В начале января 1917 года командующий флотом вице-
адмирал А.В. Колчак утвердил схему блокады турецкого побережья, которая разделялась на три района: Восточный – от Трапезунда до мыса Чиви, протяженностью 160 миль; Средний – от мыса Чиви до Зунгулдака – 250 миль; Западный – от Зунгулдака до Босфора – 80 миль. В Восточном районе действовали эскадренные миноносцы, базирующиеся на Трапезунде и Батуме и еженедельно выходившие попарно в трехдневное крейсерство. В Среднем районе – эскадренные миноносцы, базирующиеся в Севастополе, выходившие каждые две недели попарно в двухдневное крейсерство. Блокадные действия в Западном районе возлагались на подводные лодки. Позже к этим районам прибавился еще один: от мыса Калиакра до мыса Тузла. Согласно этой инструкции, эскадренные миноносцы должны были подходить к турецкому побережью своего района с рассветом и, следуя вдоль берега, перехватывать суда противника, а на ночь уходить в море. На каждом эсминце, выходящем для блокадных действий, надлежало иметь от 20 до 30 человек призовой команды. В качестве приза предписывалось захватывать суда с ценным грузами – кожей, табаком, орехами, зерном.

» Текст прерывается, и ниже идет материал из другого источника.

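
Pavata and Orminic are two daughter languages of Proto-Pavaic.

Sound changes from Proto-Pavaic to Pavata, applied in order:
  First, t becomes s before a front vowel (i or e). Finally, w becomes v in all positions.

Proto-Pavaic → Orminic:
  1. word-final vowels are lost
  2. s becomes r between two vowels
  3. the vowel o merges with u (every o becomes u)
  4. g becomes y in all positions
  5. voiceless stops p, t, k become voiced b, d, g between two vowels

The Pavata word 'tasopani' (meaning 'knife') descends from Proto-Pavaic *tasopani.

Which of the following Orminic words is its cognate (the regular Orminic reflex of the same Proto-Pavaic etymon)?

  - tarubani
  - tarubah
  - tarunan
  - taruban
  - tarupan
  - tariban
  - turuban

Orminic: *tasopani > tasopan > taropan > tarupan > taruban  (by apocope, rhotacism, vowel merger, intervocalic voicing)
Only 'taruban' matches the regular Orminic development of *tasopani.

taruban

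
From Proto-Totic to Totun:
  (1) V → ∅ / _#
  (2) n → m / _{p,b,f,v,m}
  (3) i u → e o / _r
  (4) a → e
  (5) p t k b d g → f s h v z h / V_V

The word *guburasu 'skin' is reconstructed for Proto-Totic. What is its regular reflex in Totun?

Totun: *guburasu > guburas > guboras > gubores > guvores  (by apocope, pre-rhotic lowering, vowel merger, intervocalic lenition)

guvores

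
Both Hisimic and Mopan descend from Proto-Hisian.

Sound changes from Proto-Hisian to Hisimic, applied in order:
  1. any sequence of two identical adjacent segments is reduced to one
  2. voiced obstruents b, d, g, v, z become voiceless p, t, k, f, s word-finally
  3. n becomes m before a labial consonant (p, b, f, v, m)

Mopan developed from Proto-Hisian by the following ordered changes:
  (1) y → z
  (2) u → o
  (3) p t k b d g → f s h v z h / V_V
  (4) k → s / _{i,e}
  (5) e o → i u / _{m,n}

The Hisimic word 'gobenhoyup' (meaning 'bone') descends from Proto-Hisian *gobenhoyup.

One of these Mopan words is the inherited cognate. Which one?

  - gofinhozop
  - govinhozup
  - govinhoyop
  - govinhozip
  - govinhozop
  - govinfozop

govinhozop

Mopan: *gobenhoyup
  gobenhoyup → gobenhozup   [unconditioned shift]
  gobenhozup → gobenhozop   [vowel merger]
  gobenhozop → govenhozop   [intervocalic lenition]
  govenhozop (rule 4 does not apply)
  govenhozop → govinhozop   [pre-nasal raising]
  giving Mopan govinhozop.
The other candidates each miss or misapply at least one Mopan change.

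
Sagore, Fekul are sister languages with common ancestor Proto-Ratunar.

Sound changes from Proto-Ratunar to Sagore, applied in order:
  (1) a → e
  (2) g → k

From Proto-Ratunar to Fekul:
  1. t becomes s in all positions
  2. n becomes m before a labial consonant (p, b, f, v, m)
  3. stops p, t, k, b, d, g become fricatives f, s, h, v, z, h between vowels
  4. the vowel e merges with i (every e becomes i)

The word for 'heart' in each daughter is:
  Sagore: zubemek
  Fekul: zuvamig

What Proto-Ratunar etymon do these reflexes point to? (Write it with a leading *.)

Position 4: Sagore has e, Fekul has a. Fekul preserves a here (none of its changes turn any other segment into a), so the proto-segment is *a.
Position 6: Sagore has e, Fekul has i. Taking the neighbouring segments as reconstructed: Sagore e could go back to *a or *e; Fekul i could go back to *e or *i — the one source consistent with every daughter is *e.
Verify the candidate proto-form against each daughter:
Sagore: *zubameg > zubemeg > zubemek  (by vowel merger, unconditioned shift)
Fekul: *zubameg
  zubameg (rule 1 does not apply)
  zubameg (rule 2 does not apply)
  zubameg → zuvameg   [intervocalic lenition]
  zuvameg → zuvamig   [vowel merger]
  giving Fekul zuvamig.
No other proto-form is consistent with every reflex, so the reconstruction is *zubameg.

*zubameg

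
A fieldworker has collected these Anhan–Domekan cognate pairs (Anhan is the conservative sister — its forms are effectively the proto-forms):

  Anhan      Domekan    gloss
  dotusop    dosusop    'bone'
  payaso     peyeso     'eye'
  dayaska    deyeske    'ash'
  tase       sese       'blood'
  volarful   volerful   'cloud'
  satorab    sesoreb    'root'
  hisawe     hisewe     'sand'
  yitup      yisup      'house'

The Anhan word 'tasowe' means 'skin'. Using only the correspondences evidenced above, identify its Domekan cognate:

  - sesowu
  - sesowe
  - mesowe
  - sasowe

tase ~ sese — Anhan t corresponds to Domekan s word-initially before a back vowel.
payaso ~ peyeso, dayaska ~ deyeske — Anhan a corresponds to Domekan e after a consonant, before a consonant other than r, m, n, p, b, f, v.
Applying these to Anhan 'tasowe':
  tasowe → sasowe   (t→s word-initially before a back vowel)
  sasowe → sesowe   (a→e after a consonant, before a consonant other than r, m, n, p, b, f, v)
So the Domekan cognate is 'sesowe'.

sesowe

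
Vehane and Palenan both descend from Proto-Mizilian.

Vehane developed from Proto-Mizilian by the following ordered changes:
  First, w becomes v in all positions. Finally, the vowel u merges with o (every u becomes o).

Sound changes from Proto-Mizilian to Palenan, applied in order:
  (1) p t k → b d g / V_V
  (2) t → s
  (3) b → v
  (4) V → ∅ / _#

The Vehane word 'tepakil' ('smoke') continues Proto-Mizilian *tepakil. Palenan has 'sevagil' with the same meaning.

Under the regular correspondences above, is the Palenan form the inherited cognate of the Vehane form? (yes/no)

yes

Derive the expected Palenan reflex of *tepakil:
Palenan: *tepakil > tebagil > sebagil > sevagil  (by intervocalic voicing, unconditioned shift, unconditioned shift)
Palenan 'sevagil' matches the regular reflex exactly, so the pair is cognate.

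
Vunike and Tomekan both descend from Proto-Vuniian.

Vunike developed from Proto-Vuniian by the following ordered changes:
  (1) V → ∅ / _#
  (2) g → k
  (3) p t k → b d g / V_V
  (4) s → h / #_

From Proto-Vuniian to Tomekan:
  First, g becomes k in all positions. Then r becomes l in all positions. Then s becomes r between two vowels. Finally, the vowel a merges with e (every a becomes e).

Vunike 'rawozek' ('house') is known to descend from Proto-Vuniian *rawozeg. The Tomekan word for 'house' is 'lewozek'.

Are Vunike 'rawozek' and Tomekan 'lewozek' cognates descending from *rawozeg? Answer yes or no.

yes

Derive the expected Tomekan reflex of *rawozeg:
Tomekan: *rawozeg > rawozek > lawozek > lewozek  (by unconditioned shift, unconditioned shift, vowel merger)
Tomekan 'lewozek' matches the regular reflex exactly, so the pair is cognate.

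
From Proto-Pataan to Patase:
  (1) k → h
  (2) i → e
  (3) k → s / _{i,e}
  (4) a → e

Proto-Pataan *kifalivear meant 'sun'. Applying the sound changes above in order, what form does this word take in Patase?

hefeleveer

Patase: start from *kifalivear.
  rule 1 (unconditioned shift): kifalivear → hifalivear
  rule 2 (vowel merger): hifalivear → hefalevear
  rule 3: no change — hefalevear
  rule 4 (vowel merger): hefalevear → hefeleveer
  ⇒ Patase hefeleveer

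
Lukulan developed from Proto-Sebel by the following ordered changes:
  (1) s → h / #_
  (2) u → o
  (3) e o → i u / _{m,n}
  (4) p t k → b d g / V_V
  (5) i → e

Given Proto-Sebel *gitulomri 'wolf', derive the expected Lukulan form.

gedolumre

Lukulan: *gitulomri > gitolomri > gitolumri > gidolumri > gedolumre  (by vowel merger, pre-nasal raising, intervocalic voicing, vowel merger)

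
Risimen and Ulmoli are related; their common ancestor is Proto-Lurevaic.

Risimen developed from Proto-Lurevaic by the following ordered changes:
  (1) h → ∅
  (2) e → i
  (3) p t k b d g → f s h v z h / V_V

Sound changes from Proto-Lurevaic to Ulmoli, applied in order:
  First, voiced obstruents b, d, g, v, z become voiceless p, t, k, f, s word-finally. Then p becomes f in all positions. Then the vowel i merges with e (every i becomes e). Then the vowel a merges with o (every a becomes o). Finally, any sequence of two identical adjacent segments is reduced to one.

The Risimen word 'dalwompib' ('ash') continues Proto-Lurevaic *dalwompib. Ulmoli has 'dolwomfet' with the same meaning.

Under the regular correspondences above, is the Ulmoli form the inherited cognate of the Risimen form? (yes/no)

no

Derive the expected Ulmoli reflex of *dalwompib:
Ulmoli: *dalwompib > dalwompip > dalwomfif > dalwomfef > dolwomfef  (by final devoicing, unconditioned shift, vowel merger, vowel merger)
The regular Ulmoli reflex would be 'dolwomfef', but the attested form is 'dolwomfet'. The correspondence is irregular, so they are not cognates (the Ulmoli form has a different source).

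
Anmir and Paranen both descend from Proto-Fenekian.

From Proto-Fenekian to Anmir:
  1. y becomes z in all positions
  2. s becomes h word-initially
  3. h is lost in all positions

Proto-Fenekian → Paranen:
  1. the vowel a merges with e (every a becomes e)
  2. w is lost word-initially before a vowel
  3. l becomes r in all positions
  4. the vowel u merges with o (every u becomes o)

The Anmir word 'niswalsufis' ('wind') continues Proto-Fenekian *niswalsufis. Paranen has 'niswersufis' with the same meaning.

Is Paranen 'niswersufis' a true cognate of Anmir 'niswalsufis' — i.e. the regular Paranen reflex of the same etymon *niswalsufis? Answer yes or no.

no

Derive the expected Paranen reflex of *niswalsufis:
Paranen: *niswalsufis > niswelsufis > niswersufis > niswersofis  (by vowel merger, unconditioned shift, vowel merger)
The regular Paranen reflex would be 'niswersofis', but the attested form is 'niswersufis'. The correspondence is irregular, so they are not cognates (the Paranen form has a different source).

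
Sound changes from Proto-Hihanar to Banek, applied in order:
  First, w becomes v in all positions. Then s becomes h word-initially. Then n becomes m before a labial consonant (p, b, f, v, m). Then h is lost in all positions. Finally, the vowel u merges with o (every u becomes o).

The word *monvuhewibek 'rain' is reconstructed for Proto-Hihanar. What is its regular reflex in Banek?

momvoevibek

Banek: start from *monvuhewibek.
  rule 1 (unconditioned shift): monvuhewibek → monvuhevibek
  rule 2: no change — monvuhevibek
  rule 3 (nasal place assimilation): monvuhevibek → momvuhevibek
  rule 4 (h-loss): momvuhevibek → momvuevibek
  rule 5 (vowel merger): momvuevibek → momvoevibek
  ⇒ Banek momvoevibek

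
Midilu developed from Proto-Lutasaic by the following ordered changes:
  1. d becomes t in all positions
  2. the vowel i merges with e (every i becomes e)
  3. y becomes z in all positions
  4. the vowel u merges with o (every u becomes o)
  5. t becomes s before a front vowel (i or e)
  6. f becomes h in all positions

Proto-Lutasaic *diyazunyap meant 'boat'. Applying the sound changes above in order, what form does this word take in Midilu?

sezazonzap

Midilu: *diyazunyap > tiyazunyap > teyazunyap > tezazunzap > tezazonzap > sezazonzap  (by unconditioned shift, vowel merger, unconditioned shift, vowel merger, palatalisation)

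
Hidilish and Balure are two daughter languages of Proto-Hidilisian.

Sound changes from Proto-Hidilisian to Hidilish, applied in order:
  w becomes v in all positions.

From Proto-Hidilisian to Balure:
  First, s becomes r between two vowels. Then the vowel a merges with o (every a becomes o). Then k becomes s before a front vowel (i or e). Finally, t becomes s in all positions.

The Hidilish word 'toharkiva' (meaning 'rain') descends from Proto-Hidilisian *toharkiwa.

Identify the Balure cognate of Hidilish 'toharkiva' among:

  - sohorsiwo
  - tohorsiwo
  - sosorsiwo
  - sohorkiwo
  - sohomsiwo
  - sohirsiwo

Balure: *toharkiwa
  toharkiwa (rule 1 does not apply)
  toharkiwa → tohorkiwo   [vowel merger]
  tohorkiwo → tohorsiwo   [palatalisation]
  tohorsiwo → sohorsiwo   [unconditioned shift]
  giving Balure sohorsiwo.
Only 'sohorsiwo' matches the regular Balure development of *toharkiwa.

sohorsiwo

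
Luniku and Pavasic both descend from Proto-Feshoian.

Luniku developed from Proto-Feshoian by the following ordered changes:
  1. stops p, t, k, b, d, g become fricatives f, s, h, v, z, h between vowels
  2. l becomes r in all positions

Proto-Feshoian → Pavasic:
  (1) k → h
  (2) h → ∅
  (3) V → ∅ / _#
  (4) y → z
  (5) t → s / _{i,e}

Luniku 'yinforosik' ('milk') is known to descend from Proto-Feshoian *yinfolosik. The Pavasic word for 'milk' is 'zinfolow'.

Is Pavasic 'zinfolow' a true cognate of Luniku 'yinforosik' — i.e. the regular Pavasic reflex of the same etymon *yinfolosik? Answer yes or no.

Derive the expected Pavasic reflex of *yinfolosik:
Pavasic: start from *yinfolosik.
  rule 1 (unconditioned shift): yinfolosik → yinfolosih
  rule 2 (h-loss): yinfolosih → yinfolosi
  rule 3 (apocope): yinfolosi → yinfolos
  rule 4 (unconditioned shift): yinfolos → zinfolos
  rule 5: no change — zinfolos
  ⇒ Pavasic zinfolos
The regular Pavasic reflex would be 'zinfolos', but the attested form is 'zinfolow'. The correspondence is irregular, so they are not cognates (the Pavasic form has a different source).

no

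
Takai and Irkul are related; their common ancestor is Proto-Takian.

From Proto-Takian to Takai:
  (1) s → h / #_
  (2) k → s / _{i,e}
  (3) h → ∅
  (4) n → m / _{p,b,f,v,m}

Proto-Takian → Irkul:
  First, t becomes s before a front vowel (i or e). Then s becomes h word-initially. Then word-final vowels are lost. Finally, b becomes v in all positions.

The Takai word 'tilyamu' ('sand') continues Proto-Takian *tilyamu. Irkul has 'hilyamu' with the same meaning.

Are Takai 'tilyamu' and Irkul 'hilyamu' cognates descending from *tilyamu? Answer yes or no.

Derive the expected Irkul reflex of *tilyamu:
Irkul: *tilyamu
  tilyamu → silyamu   [palatalisation]
  silyamu → hilyamu   [debuccalisation]
  hilyamu → hilyam   [apocope]
  hilyam (rule 4 does not apply)
  giving Irkul hilyam.
The regular Irkul reflex would be 'hilyam', but the attested form is 'hilyamu'. The correspondence is irregular, so they are not cognates (the Irkul form has a different source).

no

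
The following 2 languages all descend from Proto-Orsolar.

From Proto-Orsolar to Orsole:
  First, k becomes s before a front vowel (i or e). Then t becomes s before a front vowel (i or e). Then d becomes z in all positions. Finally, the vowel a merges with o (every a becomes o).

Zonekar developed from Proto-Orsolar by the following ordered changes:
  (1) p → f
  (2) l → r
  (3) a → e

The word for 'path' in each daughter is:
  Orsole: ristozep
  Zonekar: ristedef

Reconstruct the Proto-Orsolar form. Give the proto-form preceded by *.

Position 8: Orsole has p, Zonekar has f. Orsole preserves p here (none of its changes turn any other segment into p), so the proto-segment is *p.
Position 6: Orsole has z, Zonekar has d. Zonekar preserves d here (none of its changes turn any other segment into d), so the proto-segment is *d.
Continuing position by position gives *ristadep; check it forward:
Orsole: *ristadep
  ristadep (rule 1 does not apply)
  ristadep (rule 2 does not apply)
  ristadep → ristazep   [unconditioned shift]
  ristazep → ristozep   [vowel merger]
  giving Orsole ristozep.
Zonekar: start from *ristadep.
  rule 1 (unconditioned shift): ristadep → ristadef
  rule 2: no change — ristadef
  rule 3 (vowel merger): ristadef → ristedef
  ⇒ Zonekar ristedef
Only *ristadep yields all of Orsole ristozep, Zonekar ristedef.

*ristadep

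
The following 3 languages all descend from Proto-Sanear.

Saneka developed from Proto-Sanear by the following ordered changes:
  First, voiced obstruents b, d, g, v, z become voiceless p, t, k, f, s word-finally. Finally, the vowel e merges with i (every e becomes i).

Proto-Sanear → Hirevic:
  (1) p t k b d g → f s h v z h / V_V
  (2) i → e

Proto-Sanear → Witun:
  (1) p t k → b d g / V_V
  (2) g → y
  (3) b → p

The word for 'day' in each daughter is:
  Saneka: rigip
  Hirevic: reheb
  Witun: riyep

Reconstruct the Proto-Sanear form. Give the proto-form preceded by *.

Position 3: Saneka has g, Hirevic has h, Witun has y. Saneka preserves g here (none of its changes turn any other segment into g), so the proto-segment is *g.
Position 5: Saneka has p, Hirevic has b, Witun has p. Hirevic preserves b here (none of its changes turn any other segment into b), so the proto-segment is *b.
Position 4: Saneka has i, Hirevic has e, Witun has e. Witun preserves e here (none of its changes turn any other segment into e), so the proto-segment is *e.
Continuing position by position gives *rigeb; check it forward:
Saneka: *rigeb > rigep > rigip  (by final devoicing, vowel merger)
Hirevic: *rigeb > riheb > reheb  (by intervocalic lenition, vowel merger)
Witun: start from *rigeb.
  rule 1: no change — rigeb
  rule 2 (unconditioned shift): rigeb → riyeb
  rule 3 (unconditioned shift): riyeb → riyep
  ⇒ Witun riyep
Only *rigeb yields all of Saneka rigip, Hirevic reheb, Witun riyep.

*rigeb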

Тяжелые зимние шторма ограничивали возможности выходов надводных кораблей, в том числе и эскадренных миноносцев, из Севастополя в район вражеского побережья, поэтому основная нагрузка легла на подводные лодки 1-го и 2-го дивизионов, не застаивавшихся у причалов. Перед Бригадой Черноморского Подплава, которой командовал капитан 1-го ранга В.Е. Клочковский, а флагманским штурманом был старший лейтенант М.В. Паруцкий, поставили задачу пресечения перевозок морем угля из Угольного района в Константинополь. С целью выполнения этой задачи уже 5 января 1917 года подводная лодка 2-го дивизиона «Кит» вышла в боевой поход, в котором 7 января уничтожила артиллерийским огнем турецкий парусник и две баржи с углем около устья реки Сакария, а в районе Кара-Су вынудила четыре шхуны выброситься на берег. 11 января «Кит» вернулся в Севастополь.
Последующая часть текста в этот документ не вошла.